Outro tipo de falsa dicotomia
apontado por Temkin seria o dilema de que ou aceitamos uma forma de
externalismo ou nada importa. Temkin chama de internalismo, o que pode
ser melhor designado como subjetivismo, segundo o qual nossas razões
para agir são fornecidas por fatos relativos aos nossos estados psicológicos.
Contudo, é possível defender uma forma de subjetivismo externalista. De
acordo com o subjetivismo externalista, nós temos razões externas puramente
normativas somente quando e porque temos razões psicológicas internas. O objetivismo,
por sua vez, é a posição de que nossas razões para agir são fornecidas, não por
fatos sobre como podemos atingir nossos objetivos presentes, mas pelos fatos
que nos dão tanto razões para ter certos objetivos quanto para perseguir esses
objetivos. Esses são fatos que tornam os objetos de nossos objetivos dignos de
serem buscados. Essas razões podem ser denominadas como razões baseadas em
valores ou razões objetivas.
Tanto subjetivistas quanto
objetivistas podem dizer que aquilo que temos mais razão em fazer é o mesmo que
aquilo que escolheríamos fazer se estivermos completamente bem-informados e
pensando racionalmente.

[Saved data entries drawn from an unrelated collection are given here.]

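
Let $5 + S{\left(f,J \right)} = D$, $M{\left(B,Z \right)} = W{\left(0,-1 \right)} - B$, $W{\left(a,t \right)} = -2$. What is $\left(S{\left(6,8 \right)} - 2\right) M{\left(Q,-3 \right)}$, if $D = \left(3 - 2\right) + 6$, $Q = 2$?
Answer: $0$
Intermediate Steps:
$D = 7$ ($D = 1 + 6 = 7$)
$M{\left(B,Z \right)} = -2 - B$
$S{\left(f,J \right)} = 2$ ($S{\left(f,J \right)} = -5 + 7 = 2$)
$\left(S{\left(6,8 \right)} - 2\right) M{\left(Q,-3 \right)} = \left(2 - 2\right) \left(-2 - 2\right) = 0 \left(-2 - 2\right) = 0 \left(-4\right) = 0$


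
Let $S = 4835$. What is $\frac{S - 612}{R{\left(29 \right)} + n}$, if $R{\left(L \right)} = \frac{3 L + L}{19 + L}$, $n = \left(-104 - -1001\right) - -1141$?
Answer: $\frac{50676}{24485} \approx 2.0697$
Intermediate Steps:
$n = 2038$ ($n = \left(-104 + 1001\right) + 1141 = 897 + 1141 = 2038$)
$R{\left(L \right)} = \frac{4 L}{19 + L}$
$\frac{S - 612}{R{\left(29 \right)} + n} = \frac{4835 - 612}{4 \cdot 29 \frac{1}{19 + 29} + 2038} = \frac{4223}{4 \cdot 29 \cdot \frac{1}{48} + 2038} = \frac{4223}{\frac{29}{12} + 2038} = \frac{4223}{\frac{24485}{12}} = 4223 \cdot \frac{12}{24485} = \frac{50676}{24485}$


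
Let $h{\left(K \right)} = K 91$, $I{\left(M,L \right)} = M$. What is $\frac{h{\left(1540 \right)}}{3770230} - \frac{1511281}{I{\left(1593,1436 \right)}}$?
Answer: $- \frac{569765372161}{600597639} \approx -948.66$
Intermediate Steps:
$h{\left(K \right)} = 91 K$
$\frac{h{\left(1540 \right)}}{3770230} - \frac{1511281}{I{\left(1593,1436 \right)}} = \frac{91 \cdot 1540}{3770230} - \frac{1511281}{1593} = 140140 \cdot \frac{1}{3770230} - \frac{1511281}{1593} = \frac{14014}{377023} - \frac{1511281}{1593} = - \frac{569765372161}{600597639}$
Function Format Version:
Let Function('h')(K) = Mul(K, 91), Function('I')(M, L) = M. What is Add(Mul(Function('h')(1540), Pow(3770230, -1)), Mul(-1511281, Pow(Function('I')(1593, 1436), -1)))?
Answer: Rational(-569765372161, 600597639) ≈ -948.66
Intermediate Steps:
Function('h')(K) = Mul(91, K)
Add(Mul(Function('h')(1540), Pow(3770230, -1)), Mul(-1511281, Pow(Function('I')(1593, 1436), -1))) = Add(Mul(Mul(91, 1540), Pow(3770230, -1)), Mul(-1511281, Pow(1593, -1))) = Add(Mul(140140, Rational(1, 3770230)), Mul(-1511281, Rational(1, 1593))) = Add(Rational(14014, 377023), Rational(-1511281, 1593)) = Rational(-569765372161, 600597639)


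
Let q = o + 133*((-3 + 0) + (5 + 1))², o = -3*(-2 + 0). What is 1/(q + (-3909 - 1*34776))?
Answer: -1/37482 ≈ -2.6679e-5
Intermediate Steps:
o = 6 (o = -3*(-2) = 6)
q = 1203 (q = 6 + 133*((-3 + 0) + (5 + 1))² = 6 + 133*(-3 + 6)² = 6 + 133*3² = 6 + 133*9 = 6 + 1197 = 1203)
1/(q + (-3909 - 1*34776)) = 1/(1203 + (-3909 - 1*34776)) = 1/(1203 + (-3909 - 34776)) = 1/(1203 - 38685) = 1/(-37482) = -1/37482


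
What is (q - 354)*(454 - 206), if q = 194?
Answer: -39680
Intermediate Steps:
(q - 354)*(454 - 206) = (194 - 354)*(454 - 206) = -160*248 = -39680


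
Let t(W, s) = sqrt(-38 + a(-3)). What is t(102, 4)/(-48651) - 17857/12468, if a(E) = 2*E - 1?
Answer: -17857/12468 - I*sqrt(5)/16217 ≈ -1.4322 - 0.00013788*I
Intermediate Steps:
a(E) = -1 + 2*E
t(W, s) = 3*I*sqrt(5) (t(W, s) = sqrt(-38 + (-1 + 2*(-3))) = sqrt(-38 + (-1 - 6)) = sqrt(-38 - 7) = sqrt(-45) = 3*I*sqrt(5))
t(102, 4)/(-48651) - 17857/12468 = (3*I*sqrt(5))/(-48651) - 17857/12468 = (3*I*sqrt(5))*(-1/48651) - 17857*1/12468 = -I*sqrt(5)/16217 - 17857/12468 = -17857/12468 - I*sqrt(5)/16217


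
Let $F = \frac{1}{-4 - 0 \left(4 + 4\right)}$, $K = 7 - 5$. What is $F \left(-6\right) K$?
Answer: $3$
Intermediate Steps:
$K = 2$ ($K = 7 - 5 = 2$)
$F = - \frac{1}{4}$ ($F = \frac{1}{-4 - 0 \cdot 8} = \frac{1}{-4 - 0} = \frac{1}{-4 + 0} = \frac{1}{-4} = - \frac{1}{4} \approx -0.25$)
$F \left(-6\right) K = \left(- \frac{1}{4}\right) \left(-6\right) 2 = \frac{3}{2} \cdot 2 = 3$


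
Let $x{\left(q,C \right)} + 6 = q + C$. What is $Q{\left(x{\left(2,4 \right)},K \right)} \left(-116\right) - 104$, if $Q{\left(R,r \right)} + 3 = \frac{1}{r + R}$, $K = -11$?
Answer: $\frac{2800}{11} \approx 254.55$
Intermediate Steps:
$x{\left(q,C \right)} = -6 + C + q$ ($x{\left(q,C \right)} = -6 + \left(q + C\right) = -6 + \left(C + q\right) = -6 + C + q$)
$Q{\left(R,r \right)} = -3 + \frac{1}{R + r}$ ($Q{\left(R,r \right)} = -3 + \frac{1}{r + R} = -3 + \frac{1}{R + r}$)
$Q{\left(x{\left(2,4 \right)},K \right)} \left(-116\right) - 104 = \frac{1 - 3 \left(-6 + 4 + 2\right) - -33}{\left(-6 + 4 + 2\right) - 11} \left(-116\right) - 104 = \frac{1 - 0 + 33}{0 - 11} \left(-116\right) - 104 = \frac{1 + 0 + 33}{-11} \left(-116\right) - 104 = \left(- \frac{1}{11}\right) 34 \left(-116\right) - 104 = \left(- \frac{34}{11}\right) \left(-116\right) - 104 = \frac{3944}{11} - 104 = \frac{2800}{11}$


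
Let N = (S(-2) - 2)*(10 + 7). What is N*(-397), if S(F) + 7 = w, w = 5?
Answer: 26996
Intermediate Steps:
S(F) = -2 (S(F) = -7 + 5 = -2)
N = -68 (N = (-2 - 2)*(10 + 7) = -4*17 = -68)
N*(-397) = -68*(-397) = 26996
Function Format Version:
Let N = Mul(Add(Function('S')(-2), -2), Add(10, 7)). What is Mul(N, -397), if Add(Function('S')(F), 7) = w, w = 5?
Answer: 26996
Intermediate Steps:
Function('S')(F) = -2 (Function('S')(F) = Add(-7, 5) = -2)
N = -68 (N = Mul(Add(-2, -2), Add(10, 7)) = Mul(-4, 17) = -68)
Mul(N, -397) = Mul(-68, -397) = 26996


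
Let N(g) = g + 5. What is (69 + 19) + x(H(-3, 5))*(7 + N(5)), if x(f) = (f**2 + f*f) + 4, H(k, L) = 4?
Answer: 700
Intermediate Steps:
N(g) = 5 + g
x(f) = 4 + 2*f**2 (x(f) = (f**2 + f**2) + 4 = 2*f**2 + 4 = 4 + 2*f**2)
(69 + 19) + x(H(-3, 5))*(7 + N(5)) = (69 + 19) + (4 + 2*4**2)*(7 + (5 + 5)) = 88 + (4 + 2*16)*(7 + 10) = 88 + (4 + 32)*17 = 88 + 36*17 = 88 + 612 = 700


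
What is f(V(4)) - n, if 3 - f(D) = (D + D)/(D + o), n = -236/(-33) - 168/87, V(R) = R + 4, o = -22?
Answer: -7219/6699 ≈ -1.0776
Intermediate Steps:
V(R) = 4 + R
n = 4996/957 (n = -236*(-1/33) - 168*1/87 = 236/33 - 56/29 = 4996/957 ≈ 5.2205)
f(D) = 3 - 2*D/(-22 + D) (f(D) = 3 - (D + D)/(D - 22) = 3 - 2*D/(-22 + D))
f(V(4)) - n = (-66 + (4 + 4))/(-22 + (4 + 4)) - 1*4996/957 = (-66 + 8)/(-22 + 8) - 4996/957 = -58/(-14) - 4996/957 = -1/14*(-58) - 4996/957 = 29/7 - 4996/957 = -7219/6699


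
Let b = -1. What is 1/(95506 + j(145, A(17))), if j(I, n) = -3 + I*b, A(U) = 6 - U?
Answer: 1/95358 ≈ 1.0487e-5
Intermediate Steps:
j(I, n) = -3 - I (j(I, n) = -3 + I*(-1) = -3 - I)
1/(95506 + j(145, A(17))) = 1/(95506 + (-3 - 1*145)) = 1/(95506 + (-3 - 145)) = 1/(95506 - 148) = 1/95358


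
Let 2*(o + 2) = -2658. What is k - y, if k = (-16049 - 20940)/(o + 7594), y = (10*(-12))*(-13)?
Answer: -9807269/6263 ≈ -1565.9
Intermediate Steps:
o = -1331 (o = -2 + (1/2)*(-2658) = -2 - 1329 = -1331)
y = 1560 (y = -120*(-13) = 1560)
k = -36989/6263 (k = (-16049 - 20940)/(-1331 + 7594) = -36989/6263 ≈ -5.9060)
k - y = -36989/6263 - 1*1560 = -36989/6263 - 1560 = -9807269/6263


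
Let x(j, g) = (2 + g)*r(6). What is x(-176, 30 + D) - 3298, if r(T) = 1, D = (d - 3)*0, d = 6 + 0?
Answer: -3266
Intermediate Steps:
d = 6
D = 0 (D = (6 - 3)*0 = 3*0 = 0)
x(j, g) = 2 + g (x(j, g) = (2 + g)*1 = 2 + g)
x(-176, 30 + D) - 3298 = (2 + (30 + 0)) - 3298 = (2 + 30) - 3298 = 32 - 3298 = -3266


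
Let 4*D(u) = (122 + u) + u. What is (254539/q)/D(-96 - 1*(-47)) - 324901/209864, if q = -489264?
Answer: -125899093735/77009175072 ≈ -1.6349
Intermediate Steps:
D(u) = 61/2 + u/2 (D(u) = ((122 + u) + u)/4 = (122 + 2*u)/4 = 61/2 + u/2)
(254539/q)/D(-96 - 1*(-47)) - 324901/209864 = (254539/(-489264))/(61/2 + (-96 - 1*(-47))/2) - 324901/209864 = (254539*(-1/489264))/(61/2 + (-96 + 47)/2) - 324901*1/209864 = -254539/(489264*(61/2 + (1/2)*(-49))) - 324901/209864 = -254539/(489264*(61/2 - 49/2)) - 324901/209864 = -254539/489264/6 - 324901/209864 = -254539/489264*1/6 - 324901/209864 = -254539/2935584 - 324901/209864 = -125899093735/77009175072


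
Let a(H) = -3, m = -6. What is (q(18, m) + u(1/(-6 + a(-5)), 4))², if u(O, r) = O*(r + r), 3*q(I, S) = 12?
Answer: 784/81 ≈ 9.6790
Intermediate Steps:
q(I, S) = 4 (q(I, S) = (⅓)*12 = 4)
u(O, r) = 2*O*r (u(O, r) = O*(2*r) = 2*O*r)
(q(18, m) + u(1/(-6 + a(-5)), 4))² = (4 + 2*4/(-6 - 3))² = (4 + 2*4/(-9))² = (4 + 2*(-⅑)*4)² = (4 - 8/9)² = (28/9)² = 784/81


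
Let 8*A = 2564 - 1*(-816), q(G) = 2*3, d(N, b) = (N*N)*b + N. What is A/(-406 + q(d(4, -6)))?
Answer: -169/160 ≈ -1.0562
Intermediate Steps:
d(N, b) = N + b*N² (d(N, b) = N²*b + N = b*N² + N = N + b*N²)
q(G) = 6
A = 845/2 (A = (2564 - 1*(-816))/8 = (2564 + 816)/8 = (⅛)*3380 = 845/2 ≈ 422.50)
A/(-406 + q(d(4, -6))) = 845/(2*(-406 + 6)) = (845/2)/(-400) = (845/2)*(-1/400) = -169/160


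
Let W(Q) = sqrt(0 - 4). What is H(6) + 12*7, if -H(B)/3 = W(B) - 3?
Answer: 93 - 6*I ≈ 93.0 - 6.0*I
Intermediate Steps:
W(Q) = 2*I (W(Q) = sqrt(-4) = 2*I)
H(B) = 9 - 6*I (H(B) = -3*(2*I - 3) = -3*(-3 + 2*I) = 9 - 6*I)
H(6) + 12*7 = (9 - 6*I) + 12*7 = (9 - 6*I) + 84 = 93 - 6*I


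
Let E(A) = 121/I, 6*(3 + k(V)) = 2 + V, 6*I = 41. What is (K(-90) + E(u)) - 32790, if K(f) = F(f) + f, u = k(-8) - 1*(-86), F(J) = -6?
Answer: -1347600/41 ≈ -32868.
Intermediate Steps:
I = 41/6 (I = (⅙)*41 = 41/6 ≈ 6.8333)
k(V) = -8/3 + V/6 (k(V) = -3 + (2 + V)/6 = -3 + (⅓ + V/6) = -8/3 + V/6)
u = 82 (u = (-8/3 + (⅙)*(-8)) - 1*(-86) = (-8/3 - 4/3) + 86 = -4 + 86 = 82)
E(A) = 726/41 (E(A) = 121/(41/6) = 121*(6/41) = 726/41)
K(f) = -6 + f
(K(-90) + E(u)) - 32790 = ((-6 - 90) + 726/41) - 32790 = (-96 + 726/41) - 32790 = -3210/41 - 32790 = -1347600/41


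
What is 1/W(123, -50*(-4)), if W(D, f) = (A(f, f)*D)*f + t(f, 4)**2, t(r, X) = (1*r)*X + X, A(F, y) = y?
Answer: 1/5566416 ≈ 1.7965e-7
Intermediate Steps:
t(r, X) = X + X*r (t(r, X) = r*X + X = X*r + X = X + X*r)
W(D, f) = (4 + 4*f)**2 + D*f**2 (W(D, f) = (f*D)*f + (4*(1 + f))**2 = (D*f)*f + (4 + 4*f)**2 = D*f**2 + (4 + 4*f)**2 = (4 + 4*f)**2 + D*f**2)
1/W(123, -50*(-4)) = 1/(16*(1 - 50*(-4))**2 + 123*(-50*(-4))**2) = 1/(16*(1 + 200)**2 + 123*200**2) = 1/(16*201**2 + 123*40000) = 1/(16*40401 + 4920000) = 1/(646416 + 4920000) = 1/5566416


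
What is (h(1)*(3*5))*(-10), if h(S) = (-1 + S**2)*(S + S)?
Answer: 0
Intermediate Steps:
h(S) = 2*S*(-1 + S**2) (h(S) = (-1 + S**2)*(2*S) = 2*S*(-1 + S**2))
(h(1)*(3*5))*(-10) = ((2*1*(-1 + 1**2))*(3*5))*(-10) = ((2*1*(-1 + 1))*15)*(-10) = ((2*1*0)*15)*(-10) = (0*15)*(-10) = 0*(-10) = 0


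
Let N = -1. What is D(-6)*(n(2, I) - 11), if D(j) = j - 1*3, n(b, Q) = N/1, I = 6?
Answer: 108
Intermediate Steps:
n(b, Q) = -1 (n(b, Q) = -1/1 = -1*1 = -1)
D(j) = -3 + j (D(j) = j - 3 = -3 + j)
D(-6)*(n(2, I) - 11) = (-3 - 6)*(-1 - 11) = -9*(-12) = 108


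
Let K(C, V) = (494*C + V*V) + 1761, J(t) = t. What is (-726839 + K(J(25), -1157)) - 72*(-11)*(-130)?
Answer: 522961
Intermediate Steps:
K(C, V) = 1761 + V² + 494*C (K(C, V) = (494*C + V²) + 1761 = (V² + 494*C) + 1761 = 1761 + V² + 494*C)
(-726839 + K(J(25), -1157)) - 72*(-11)*(-130) = (-726839 + (1761 + (-1157)² + 494*25)) - 72*(-11)*(-130) = (-726839 + (1761 + 1338649 + 12350)) + 792*(-130) = (-726839 + 1352760) - 102960 = 625921 - 102960 = 522961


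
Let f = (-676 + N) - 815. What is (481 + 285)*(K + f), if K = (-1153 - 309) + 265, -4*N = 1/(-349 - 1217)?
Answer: -6448812673/3132 ≈ -2.0590e+6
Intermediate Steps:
N = 1/6264 (N = -1/(4*(-349 - 1217)) = -1/4/(-1566) = -1/4*(-1/1566) = 1/6264 ≈ 0.00015964)
K = -1197 (K = -1462 + 265 = -1197)
f = -9339623/6264 (f = (-676 + 1/6264) - 815 = -4234463/6264 - 815 = -9339623/6264 ≈ -1491.0)
(481 + 285)*(K + f) = (481 + 285)*(-1197 - 9339623/6264) = 766*(-16837631/6264) = -6448812673/3132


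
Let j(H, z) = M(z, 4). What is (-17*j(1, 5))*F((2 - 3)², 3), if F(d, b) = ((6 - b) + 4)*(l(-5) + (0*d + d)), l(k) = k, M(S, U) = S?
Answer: 2380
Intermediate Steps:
j(H, z) = z
F(d, b) = (-5 + d)*(10 - b) (F(d, b) = ((6 - b) + 4)*(-5 + (0*d + d)) = (10 - b)*(-5 + (0 + d)) = (10 - b)*(-5 + d) = (-5 + d)*(10 - b))
(-17*j(1, 5))*F((2 - 3)², 3) = (-17*5)*(-50 + 5*3 + 10*(2 - 3)² - 1*3*(2 - 3)²) = -85*(-50 + 15 + 10*(-1)² - 1*3*(-1)²) = -85*(-50 + 15 + 10*1 - 1*3*1) = -85*(-50 + 15 + 10 - 3) = -85*(-28) = 2380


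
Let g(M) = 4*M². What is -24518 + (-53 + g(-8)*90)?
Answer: -1531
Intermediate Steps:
-24518 + (-53 + g(-8)*90) = -24518 + (-53 + (4*(-8)²)*90) = -24518 + (-53 + (4*64)*90) = -24518 + (-53 + 256*90) = -24518 + (-53 + 23040) = -24518 + 22987 = -1531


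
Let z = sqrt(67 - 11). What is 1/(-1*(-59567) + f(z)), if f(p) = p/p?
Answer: 1/59568 ≈ 1.6788e-5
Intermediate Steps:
z = 2*sqrt(14) (z = sqrt(56) = 2*sqrt(14) ≈ 7.4833)
f(p) = 1
1/(-1*(-59567) + f(z)) = 1/(-1*(-59567) + 1) = 1/(59567 + 1) = 1/59568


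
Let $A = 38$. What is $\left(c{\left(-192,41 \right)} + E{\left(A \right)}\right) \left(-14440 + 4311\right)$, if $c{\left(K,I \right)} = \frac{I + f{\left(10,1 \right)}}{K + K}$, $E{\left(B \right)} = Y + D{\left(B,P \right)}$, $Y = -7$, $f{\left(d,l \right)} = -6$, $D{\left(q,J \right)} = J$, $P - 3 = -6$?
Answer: $\frac{39249875}{384} \approx 1.0221 \cdot 10^{5}$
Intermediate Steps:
$P = -3$ ($P = 3 - 6 = -3$)
$E{\left(B \right)} = -10$ ($E{\left(B \right)} = -7 - 3 = -10$)
$c{\left(K,I \right)} = \frac{-6 + I}{2 K}$ ($c{\left(K,I \right)} = \frac{I - 6}{K + K} = \frac{-6 + I}{2 K}$)
$\left(c{\left(-192,41 \right)} + E{\left(A \right)}\right) \left(-14440 + 4311\right) = \left(\frac{-6 + 41}{2 \left(-192\right)} - 10\right) \left(-14440 + 4311\right) = \left(\frac{1}{2} \left(- \frac{1}{192}\right) 35 - 10\right) \left(-10129\right) = \left(- \frac{35}{384} - 10\right) \left(-10129\right) = \left(- \frac{3875}{384}\right) \left(-10129\right) = \frac{39249875}{384}$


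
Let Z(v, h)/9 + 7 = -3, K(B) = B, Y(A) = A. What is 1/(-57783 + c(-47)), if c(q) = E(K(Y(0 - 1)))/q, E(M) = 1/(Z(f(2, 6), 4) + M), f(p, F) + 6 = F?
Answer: -4277/247137890 ≈ -1.7306e-5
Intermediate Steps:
f(p, F) = -6 + F
Z(v, h) = -90 (Z(v, h) = -63 + 9*(-3) = -63 - 27 = -90)
E(M) = 1/(-90 + M)
c(q) = -1/(91*q) (c(q) = 1/((-90 + (0 - 1))*q) = 1/((-90 - 1)*q) = 1/((-91)*q) = -1/(91*q))
1/(-57783 + c(-47)) = 1/(-57783 - 1/91/(-47)) = 1/(-57783 - 1/91*(-1/47)) = 1/(-57783 + 1/4277) = 1/(-247137890/4277) = -4277/247137890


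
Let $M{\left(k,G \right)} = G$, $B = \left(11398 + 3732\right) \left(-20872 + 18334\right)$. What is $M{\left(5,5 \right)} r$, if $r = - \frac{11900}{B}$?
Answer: $\frac{175}{112941} \approx 0.0015495$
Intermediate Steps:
$B = -38399940$ ($B = 15130 \left(-2538\right) = -38399940$)
$r = \frac{35}{112941}$ ($r = - \frac{11900}{-38399940} = \left(-11900\right) \left(- \frac{1}{38399940}\right) = \frac{35}{112941} \approx 0.0003099$)
$M{\left(5,5 \right)} r = 5 \cdot \frac{35}{112941} = \frac{175}{112941}$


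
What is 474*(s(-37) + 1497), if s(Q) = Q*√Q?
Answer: 709578 - 17538*I*√37 ≈ 7.0958e+5 - 1.0668e+5*I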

Enquanto subjetivistas entendem isso no sentido de que
decidiríamos o que fazer em termos proceduralmente racional, isto é,
relativo aos fatos que pensamos ser relevantes. Já objetivistas entenderiam a
noção de escolha racional e bem-informada em um sentido substantivamente
racional, isto é, como aquilo que temos razões normativas suficientemente
decisivas de fazer. Ao invés de acreditar que aquilo que devemos escolher
depende daquilo que temos razões em fazer, subjetivistas acreditam que as
razões que temos dependem daquilo que escolheríamos fazer após deliberação
proceduralmente racional e
bem-informada.
Assim, temos de fato apenas duas
alternativas principais: ou algumas coisas importam no sentido de razões
objetivas ou nada importa no sentido de que não temos razões objetivas. Há
diferentes formas de objetivismo. De acordo com o universalismo amplo,
nós temos razões para nos importarmos com o bem-estar de todos. Já conforme o
egoísmo estrito, cada pessoa tem razões para nos importarmos apenas com o
seu próprio bem-estar. Entre esses extremos, há aqueles que defendem que temos
razões pessoais de nos importarmos com o nosso próprio bem-estar e daqueles
que nos são próximos quanto razões imparciais de nos importarmos com o
bem-estar de todos. De qualquer modo, todas essas visões concordam em que temos
razões normativas de nos importarmos com certas coisas.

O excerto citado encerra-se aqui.